From the original equation log(3x - 1) + log(3x + 1) = log(16), the correct solution
is \(\displaystyle \ x \ = \ \tfrac{\sqrt{17}}{3}\).

 

[Steven G]

It has already been pointed out that \(\displaystyle log((3x- 1)(3x+ 1))= log(9x^2- 1)= log(16)\).

Now I would NOT write that as \(\displaystyle log(9x^2- 1)- log(16)= log\left(\frac{9x^2- 1}{16}\right)= 0\).

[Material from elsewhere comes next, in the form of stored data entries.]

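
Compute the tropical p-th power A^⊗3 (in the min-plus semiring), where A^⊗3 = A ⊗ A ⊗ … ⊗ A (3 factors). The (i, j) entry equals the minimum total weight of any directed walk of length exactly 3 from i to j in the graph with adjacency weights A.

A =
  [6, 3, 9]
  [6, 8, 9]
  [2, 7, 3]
A^⊗3 =
  [14, 12, 15]
  [14, 14, 15]
  [8, 8, 9]

Each entry (A^⊗3)_ij equals the minimum over all length-3 walks i = v_0 → v_1 → … → v_3 = j of Σ_t A[v_t][v_{t+1}]. For example, for (i, j) = (0, 2) we minimise over 9 possible intermediate vertex sequences; the minimum is 15, attained along the walk 0 → 1 → 2 → 2.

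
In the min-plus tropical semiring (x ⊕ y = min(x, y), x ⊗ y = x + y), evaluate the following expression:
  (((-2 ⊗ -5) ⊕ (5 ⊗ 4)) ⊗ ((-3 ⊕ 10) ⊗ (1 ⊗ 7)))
(((-2 ⊗ -5) ⊕ (5 ⊗ 4)) ⊗ ((-3 ⊕ 10) ⊗ (1 ⊗ 7))) = -2

Expand innermost to outermost. Recall ⊕ takes the minimum of its arguments and ⊗ takes their sum. Working out the expression (((-2 ⊗ -5) ⊕ (5 ⊗ 4)) ⊗ ((-3 ⊕ 10) ⊗ (1 ⊗ 7))) gives -2.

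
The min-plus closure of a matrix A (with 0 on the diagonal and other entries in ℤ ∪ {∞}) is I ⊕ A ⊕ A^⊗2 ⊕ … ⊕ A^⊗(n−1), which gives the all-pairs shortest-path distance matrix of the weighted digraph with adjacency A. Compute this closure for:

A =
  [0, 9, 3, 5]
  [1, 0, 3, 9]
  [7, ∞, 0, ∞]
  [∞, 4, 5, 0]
Closure =
  [0, 9, 3, 5]
  [1, 0, 3, 6]
  [7, 16, 0, 12]
  [5, 4, 5, 0]

This is the Floyd-Warshall all-pairs shortest-path computation. For each intermediate vertex k = 0, 1, …, 3, update dist[i][j] ← min(dist[i][j], dist[i][k] + dist[k][j]). The final matrix gives, for each (i, j), the minimum total weight of any directed path from i to j (possibly empty when i = j).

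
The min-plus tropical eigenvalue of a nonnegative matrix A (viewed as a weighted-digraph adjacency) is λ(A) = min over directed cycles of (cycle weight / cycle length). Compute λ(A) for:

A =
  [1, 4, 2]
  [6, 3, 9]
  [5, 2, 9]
λ(A) = 1

Enumerate directed cycles and compute their means (weight / length). Sample:
  cycle 0 → 0: weight = 1, length = 1, mean = 1/1 ≈ 1.000
  cycle 1 → 1: weight = 3, length = 1, mean = 3/1 ≈ 3.000
  cycle 2 → 2: weight = 9, length = 1, mean = 9/1 ≈ 9.000
  cycle 0 → 1 → 0: weight = 10, length = 2, mean = 10/2 ≈ 5.000
  cycle 0 → 2 → 0: weight = 7, length = 2, mean = 7/2 ≈ 3.500
  cycle 1 → 0 → 1: weight = 10, length = 2, mean = 10/2 ≈ 5.000
Minimum mean = 1.000, attained e.g. along the cycle 0 → 0 with weight 1 and length 1. So λ(A) = 1/1 = 1.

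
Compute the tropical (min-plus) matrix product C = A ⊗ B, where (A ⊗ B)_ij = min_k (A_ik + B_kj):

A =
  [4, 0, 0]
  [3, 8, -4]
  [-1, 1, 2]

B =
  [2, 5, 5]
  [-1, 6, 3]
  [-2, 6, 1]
A ⊗ B =
  [-2, 6, 1]
  [-6, 2, -3]
  [0, 4, 3]

Apply the min-plus product entry-by-entry:
  C[0][0] = min over k of (A[0][0] + B[0][0] = 4 + 2 = 6, A[0][1] + B[1][0] = 0 + -1 = -1, A[0][2] + B[2][0] = 0 + -2 = -2) = -2 (attained at k = 2)
  C[0][1] = min over k of (A[0][0] + B[0][1] = 4 + 5 = 9, A[0][1] + B[1][1] = 0 + 6 = 6, A[0][2] + B[2][1] = 0 + 6 = 6) = 6 (attained at k = 1)
  C[0][2] = min over k of (A[0][0] + B[0][2] = 4 + 5 = 9, A[0][1] + B[1][2] = 0 + 3 = 3, A[0][2] + B[2][2] = 0 + 1 = 1) = 1 (attained at k = 2)
  C[1][0] = min over k of (A[1][0] + B[0][0] = 3 + 2 = 5, A[1][1] + B[1][0] = 8 + -1 = 7, A[1][2] + B[2][0] = -4 + -2 = -6) = -6 (attained at k = 2)
  C[1][1] = min over k of (A[1][0] + B[0][1] = 3 + 5 = 8, A[1][1] + B[1][1] = 8 + 6 = 14, A[1][2] + B[2][1] = -4 + 6 = 2) = 2 (attained at k = 2)
  C[1][2] = min over k of (A[1][0] + B[0][2] = 3 + 5 = 8, A[1][1] + B[1][2] = 8 + 3 = 11, A[1][2] + B[2][2] = -4 + 1 = -3) = -3 (attained at k = 2)
  C[2][0] = min over k of (A[2][0] + B[0][0] = -1 + 2 = 1, A[2][1] + B[1][0] = 1 + -1 = 0, A[2][2] + B[2][0] = 2 + -2 = 0) = 0 (attained at k = 1)
  C[2][1] = min over k of (A[2][0] + B[0][1] = -1 + 5 = 4, A[2][1] + B[1][1] = 1 + 6 = 7, A[2][2] + B[2][1] = 2 + 6 = 8) = 4 (attained at k = 0)
  C[2][2] = min over k of (A[2][0] + B[0][2] = -1 + 5 = 4, A[2][1] + B[1][2] = 1 + 3 = 4, A[2][2] + B[2][2] = 2 + 1 = 3) = 3 (attained at k = 2)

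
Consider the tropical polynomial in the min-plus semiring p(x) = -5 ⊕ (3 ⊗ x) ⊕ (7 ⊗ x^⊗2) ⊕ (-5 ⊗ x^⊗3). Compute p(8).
p(8) = -5

A tropical monomial a ⊗ x^⊗i evaluates to a + i · x. Evaluating each term at x = 8:
  Term 0 contributes -5 + 0 · 8 = -5
  Term 1 contributes 3 + 1 · 8 = 11
  Term 2 contributes 7 + 2 · 8 = 23
  Term 3 contributes -5 + 3 · 8 = 19
p(8) = ⊕ of these = min[-5, 11, 23, 19] = -5.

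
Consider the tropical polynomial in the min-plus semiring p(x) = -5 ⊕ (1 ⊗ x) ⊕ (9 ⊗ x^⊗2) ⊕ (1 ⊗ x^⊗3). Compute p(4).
p(4) = -5

A tropical monomial a ⊗ x^⊗i evaluates to a + i · x. Evaluating each term at x = 4:
  Term 0 contributes -5 + 0 · 4 = -5
  Term 1 contributes 1 + 1 · 4 = 5
  Term 2 contributes 9 + 2 · 4 = 17
  Term 3 contributes 1 + 3 · 4 = 13
p(4) = ⊕ of these = min[-5, 5, 17, 13] = -5.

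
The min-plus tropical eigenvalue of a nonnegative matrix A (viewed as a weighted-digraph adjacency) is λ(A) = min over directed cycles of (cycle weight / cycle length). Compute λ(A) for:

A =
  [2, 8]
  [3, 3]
λ(A) = 2

Enumerate directed cycles and compute their means (weight / length). Sample:
  cycle 0 → 0: weight = 2, length = 1, mean = 2/1 ≈ 2.000
  cycle 1 → 1: weight = 3, length = 1, mean = 3/1 ≈ 3.000
  cycle 0 → 1 → 0: weight = 11, length = 2, mean = 11/2 ≈ 5.500
  cycle 1 → 0 → 1: weight = 11, length = 2, mean = 11/2 ≈ 5.500
Minimum mean = 2.000, attained e.g. along the cycle 0 → 0 with weight 2 and length 1. So λ(A) = 2/1 = 2.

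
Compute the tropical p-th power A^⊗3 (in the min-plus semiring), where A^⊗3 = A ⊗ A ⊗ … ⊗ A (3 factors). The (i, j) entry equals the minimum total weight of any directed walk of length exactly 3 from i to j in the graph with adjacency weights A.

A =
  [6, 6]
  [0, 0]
A^⊗3 =
  [6, 6]
  [0, 0]

Each entry (A^⊗3)_ij equals the minimum over all length-3 walks i = v_0 → v_1 → … → v_3 = j of Σ_t A[v_t][v_{t+1}]. For example, for (i, j) = (0, 1) we minimise over 4 possible intermediate vertex sequences; the minimum is 6, attained along the walk 0 → 1 → 1 → 1.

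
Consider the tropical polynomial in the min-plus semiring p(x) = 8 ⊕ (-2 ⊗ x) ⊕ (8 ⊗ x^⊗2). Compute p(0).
p(0) = -2

A tropical monomial a ⊗ x^⊗i evaluates to a + i · x. Evaluating each term at x = 0:
  Term 0 contributes 8 + 0 · 0 = 8
  Term 1 contributes -2 + 1 · 0 = -2
  Term 2 contributes 8 + 2 · 0 = 8
p(0) = ⊕ of these = min[8, -2, 8] = -2.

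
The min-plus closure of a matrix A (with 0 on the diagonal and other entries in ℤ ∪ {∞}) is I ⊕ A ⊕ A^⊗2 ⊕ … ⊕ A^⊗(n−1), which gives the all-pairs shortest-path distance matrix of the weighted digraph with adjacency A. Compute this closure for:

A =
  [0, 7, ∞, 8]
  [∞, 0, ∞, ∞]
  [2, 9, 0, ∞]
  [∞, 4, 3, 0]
Closure =
  [0, 7, 11, 8]
  [∞, 0, ∞, ∞]
  [2, 9, 0, 10]
  [5, 4, 3, 0]

This is the Floyd-Warshall all-pairs shortest-path computation. For each intermediate vertex k = 0, 1, …, 3, update dist[i][j] ← min(dist[i][j], dist[i][k] + dist[k][j]). The final matrix gives, for each (i, j), the minimum total weight of any directed path from i to j (possibly empty when i = j).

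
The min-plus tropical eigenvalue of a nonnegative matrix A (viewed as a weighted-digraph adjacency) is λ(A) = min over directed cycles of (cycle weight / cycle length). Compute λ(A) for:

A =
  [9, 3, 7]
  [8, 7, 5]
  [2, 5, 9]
λ(A) = 10/3

Enumerate directed cycles and compute their means (weight / length). Sample:
  cycle 0 → 0: weight = 9, length = 1, mean = 9/1 ≈ 9.000
  cycle 1 → 1: weight = 7, length = 1, mean = 7/1 ≈ 7.000
  cycle 2 → 2: weight = 9, length = 1, mean = 9/1 ≈ 9.000
  cycle 0 → 1 → 0: weight = 11, length = 2, mean = 11/2 ≈ 5.500
  cycle 0 → 2 → 0: weight = 9, length = 2, mean = 9/2 ≈ 4.500
  cycle 1 → 0 → 1: weight = 11, length = 2, mean = 11/2 ≈ 5.500
Minimum mean = 3.333, attained e.g. along the cycle 0 → 1 → 2 → 0 with weight 10 and length 3. So λ(A) = 10/3 = 10/3.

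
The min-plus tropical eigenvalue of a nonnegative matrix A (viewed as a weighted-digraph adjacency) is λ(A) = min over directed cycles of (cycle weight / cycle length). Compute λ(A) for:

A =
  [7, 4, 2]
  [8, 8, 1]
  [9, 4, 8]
λ(A) = 5/2

Enumerate directed cycles and compute their means (weight / length). Sample:
  cycle 0 → 0: weight = 7, length = 1, mean = 7/1 ≈ 7.000
  cycle 1 → 1: weight = 8, length = 1, mean = 8/1 ≈ 8.000
  cycle 2 → 2: weight = 8, length = 1, mean = 8/1 ≈ 8.000
  cycle 0 → 1 → 0: weight = 12, length = 2, mean = 12/2 ≈ 6.000
  cycle 0 → 2 → 0: weight = 11, length = 2, mean = 11/2 ≈ 5.500
  cycle 1 → 0 → 1: weight = 12, length = 2, mean = 12/2 ≈ 6.000
Minimum mean = 2.500, attained e.g. along the cycle 1 → 2 → 1 with weight 5 and length 2. So λ(A) = 5/2 = 5/2.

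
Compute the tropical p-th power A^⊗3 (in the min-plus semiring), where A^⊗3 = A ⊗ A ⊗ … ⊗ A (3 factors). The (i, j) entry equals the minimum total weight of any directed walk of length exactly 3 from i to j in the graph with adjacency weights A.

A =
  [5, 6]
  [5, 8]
A^⊗3 =
  [15, 16]
  [15, 16]

Each entry (A^⊗3)_ij equals the minimum over all length-3 walks i = v_0 → v_1 → … → v_3 = j of Σ_t A[v_t][v_{t+1}]. For example, for (i, j) = (0, 1) we minimise over 4 possible intermediate vertex sequences; the minimum is 16, attained along the walk 0 → 0 → 0 → 1.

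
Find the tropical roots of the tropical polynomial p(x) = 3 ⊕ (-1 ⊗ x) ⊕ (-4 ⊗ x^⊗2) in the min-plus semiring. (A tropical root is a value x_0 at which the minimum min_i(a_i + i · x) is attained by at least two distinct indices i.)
Roots: {3, 4}

Each tropical root is a break point of the lower envelope of the lines y = a_i + i · x (there are 3 lines, with slopes 0, 1, ..., 2). Only the lines that attain the minimum somewhere contribute to roots; other lines are dominated. Here the surviving (envelope) indices are i = 2, i = 1, i = 0.
Intersections between consecutive envelope lines give the roots: for adjacent envelope indices i < j the intersection is x = (a_i − a_j) / (j − i). Reading off the sorted break points: {3, 4}.
Verification: at each break x_0, at least two indices attain the minimum of min_i(a_i + i · x_0).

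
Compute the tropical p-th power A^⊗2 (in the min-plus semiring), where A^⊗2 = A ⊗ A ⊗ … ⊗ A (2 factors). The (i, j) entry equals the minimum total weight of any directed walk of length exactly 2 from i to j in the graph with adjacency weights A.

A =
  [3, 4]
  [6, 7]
A^⊗2 =
  [6, 7]
  [9, 10]

Each entry (A^⊗2)_ij equals the minimum over all length-2 walks i = v_0 → v_1 → … → v_2 = j of Σ_t A[v_t][v_{t+1}]. For example, for (i, j) = (0, 1) we minimise over 2 possible intermediate vertex sequences; the minimum is 7, attained along the walk 0 → 0 → 1.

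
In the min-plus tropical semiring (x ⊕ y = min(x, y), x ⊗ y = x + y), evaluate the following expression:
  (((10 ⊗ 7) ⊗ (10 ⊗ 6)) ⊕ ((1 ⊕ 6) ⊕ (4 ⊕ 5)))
(((10 ⊗ 7) ⊗ (10 ⊗ 6)) ⊕ ((1 ⊕ 6) ⊕ (4 ⊕ 5))) = 1

Expand innermost to outermost. Recall ⊕ takes the minimum of its arguments and ⊗ takes their sum. Working out the expression (((10 ⊗ 7) ⊗ (10 ⊗ 6)) ⊕ ((1 ⊕ 6) ⊕ (4 ⊕ 5))) gives 1.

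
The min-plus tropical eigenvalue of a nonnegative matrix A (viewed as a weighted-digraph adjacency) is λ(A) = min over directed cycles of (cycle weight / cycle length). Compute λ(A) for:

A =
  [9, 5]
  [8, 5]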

Instead I would just use the fact that the logarithm is "one to one" so that \(\displaystyle 9x^2- 1= 16\).
\(\displaystyle 9x^2= 17\)
\(\displaystyle x^2= \frac{17}{9}\)
\(\displaystyle x= \pm\frac{\sqrt{17}}{3}\).

Dr Halls,
I truly respect you as a mathematician. I just do not know what to say sometimes about your ability to do basic math! Logs do have a restricted domain! I am sure that you know that better than I do.
I am just messing with you. I am always amused at some things that brilliant people say and actually post.
Have a great day!
Steve

 

[HallsofIvy]

I certainly won't say that I know mathematics better than you do, but I do often amaze myself with how careless I can be!

 

[eddy2017]

I am printing the whole thread and stuying it now that i am learning how to do logs.This is amazing. I don't think there is another site like this online. No, none like this!